Survey reveals divorcing couples more likely to hide assets
Entitled, 'For richer, for poorer', and with the sub-heading, 'What’s yours is mine, and what’s mine is out of sight', the 8th annual survey from Grant Thornton on matrimonial law reveals that forty-eight per cent of family lawyers believe that individuals are likely to conceal assets during divorce proceedings, whilst a further thirty-five per cent consider it a possibility.
The survey canvassed the top 101 of what are termed 'the UK's leading family lawyers' based on their client work in 2010.
Concealment of assets in divorce
Thirty per cent of respondents were concerned about the effect of the Court of Appeal judgment in Tchenguiz v Imerman, that clients would no longer be able to obtain fair settlements due to undisclosed assets, with sixty-one per cent believing the ruling will lead to more assets remaining undisclosed.
Reasons for divorce
Extra-marital affairs are no longer the most common reason for divorce.
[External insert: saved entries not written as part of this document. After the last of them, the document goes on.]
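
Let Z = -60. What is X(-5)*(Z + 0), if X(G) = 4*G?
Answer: 1200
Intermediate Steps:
X(-5)*(Z + 0) = (4*(-5))*(-60 + 0) = -20*(-60) = 1200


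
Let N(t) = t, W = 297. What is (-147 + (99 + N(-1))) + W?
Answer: 248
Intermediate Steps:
(-147 + (99 + N(-1))) + W = (-147 + (99 - 1)) + 297 = (-147 + 98) + 297 = -49 + 297 = 248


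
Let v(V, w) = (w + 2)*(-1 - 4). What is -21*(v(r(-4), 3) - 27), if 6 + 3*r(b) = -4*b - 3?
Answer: 1092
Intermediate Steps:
r(b) = -3 - 4*b/3 (r(b) = -2 + (-4*b - 3)/3 = -2 + (-3 - 4*b)/3 = -2 + (-1 - 4*b/3) = -3 - 4*b/3)
v(V, w) = -10 - 5*w (v(V, w) = (2 + w)*(-5) = -10 - 5*w)
-21*(v(r(-4), 3) - 27) = -21*((-10 - 5*3) - 27) = -21*((-10 - 15) - 27) = -21*(-25 - 27) = -21*(-52) = 1092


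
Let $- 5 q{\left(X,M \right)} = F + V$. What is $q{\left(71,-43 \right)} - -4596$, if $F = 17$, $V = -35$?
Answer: $\frac{22998}{5} \approx 4599.6$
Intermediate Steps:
$q{\left(X,M \right)} = \frac{18}{5}$ ($q{\left(X,M \right)} = - \frac{17 - 35}{5} = \left(- \frac{1}{5}\right) \left(-18\right) = \frac{18}{5}$)
$q{\left(71,-43 \right)} - -4596 = \frac{18}{5} - -4596 = \frac{18}{5} + 4596 = \frac{22998}{5}$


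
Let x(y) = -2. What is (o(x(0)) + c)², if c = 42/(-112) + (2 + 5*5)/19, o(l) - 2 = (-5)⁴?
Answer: 9113184369/23104 ≈ 3.9444e+5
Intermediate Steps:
o(l) = 627 (o(l) = 2 + (-5)⁴ = 2 + 625 = 627)
c = 159/152 (c = 42*(-1/112) + (2 + 25)*(1/19) = -3/8 + 27*(1/19) = -3/8 + 27/19 = 159/152 ≈ 1.0461)
(o(x(0)) + c)² = (627 + 159/152)² = (95463/152)² = 9113184369/23104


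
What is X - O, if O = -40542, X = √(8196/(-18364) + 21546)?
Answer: 40542 + √454121689467/4591 ≈ 40689.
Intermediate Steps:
X = √454121689467/4591 (X = √(8196*(-1/18364) + 21546) = √(-2049/4591 + 21546) = √(98915637/4591) = √454121689467/4591 ≈ 146.78)
X - O = √454121689467/4591 - 1*(-40542) = √454121689467/4591 + 40542 = 40542 + √454121689467/4591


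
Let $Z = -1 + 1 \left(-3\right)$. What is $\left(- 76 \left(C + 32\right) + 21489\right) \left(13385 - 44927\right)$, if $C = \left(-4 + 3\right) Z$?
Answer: $-591507126$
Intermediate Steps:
$Z = -4$ ($Z = -1 - 3 = -4$)
$C = 4$ ($C = \left(-4 + 3\right) \left(-4\right) = \left(-1\right) \left(-4\right) = 4$)
$\left(- 76 \left(C + 32\right) + 21489\right) \left(13385 - 44927\right) = \left(- 76 \left(4 + 32\right) + 21489\right) \left(13385 - 44927\right) = \left(\left(-76\right) 36 + 21489\right) \left(-31542\right) = \left(-2736 + 21489\right) \left(-31542\right) = 18753 \left(-31542\right) = -591507126$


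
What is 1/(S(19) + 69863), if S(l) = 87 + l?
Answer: 1/69969 ≈ 1.4292e-5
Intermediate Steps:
1/(S(19) + 69863) = 1/((87 + 19) + 69863) = 1/(106 + 69863) = 1/69969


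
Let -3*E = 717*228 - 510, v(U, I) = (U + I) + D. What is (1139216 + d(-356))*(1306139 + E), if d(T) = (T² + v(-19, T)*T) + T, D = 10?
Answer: 1746955688912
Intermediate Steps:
v(U, I) = 10 + I + U (v(U, I) = (U + I) + 10 = (I + U) + 10 = 10 + I + U)
d(T) = T + T² + T*(-9 + T) (d(T) = (T² + (10 + T - 19)*T) + T = (T² + (-9 + T)*T) + T = (T² + T*(-9 + T)) + T = T + T² + T*(-9 + T))
E = -54322 (E = -(717*228 - 510)/3 = -(163476 - 510)/3 = -⅓*162966 = -54322)
(1139216 + d(-356))*(1306139 + E) = (1139216 + 2*(-356)*(-4 - 356))*(1306139 - 54322) = (1139216 + 2*(-356)*(-360))*1251817 = (1139216 + 256320)*1251817 = 1395536*1251817 = 1746955688912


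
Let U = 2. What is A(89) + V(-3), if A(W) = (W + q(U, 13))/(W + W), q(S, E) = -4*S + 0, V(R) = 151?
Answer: 26959/178 ≈ 151.46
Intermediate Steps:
q(S, E) = -4*S
A(W) = (-8 + W)/(2*W) (A(W) = (W - 4*2)/(W + W) = (W - 8)/((2*W)) = (-8 + W)*(1/(2*W)) = (-8 + W)/(2*W))
A(89) + V(-3) = (1/2)*(-8 + 89)/89 + 151 = (1/2)*(1/89)*81 + 151 = 81/178 + 151 = 26959/178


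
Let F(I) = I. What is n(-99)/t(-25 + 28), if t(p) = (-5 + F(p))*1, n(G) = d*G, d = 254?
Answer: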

It has now been replaced by parties who say that they have grown apart or fallen out of love.
Divorce in a recession
Eighty-two per cent of the lawyers canvassed claimed that people were delaying divorce proceedings because of the recession, with a majority stating that the current low value of assets was the greatest reason for this delay.
Pre-nuptials more popular
Following the Supreme Court's decision in Radmacher v Granatino, fifty-nine per cent of those surveyed said they were experiencing greater demand for pre-nuptials.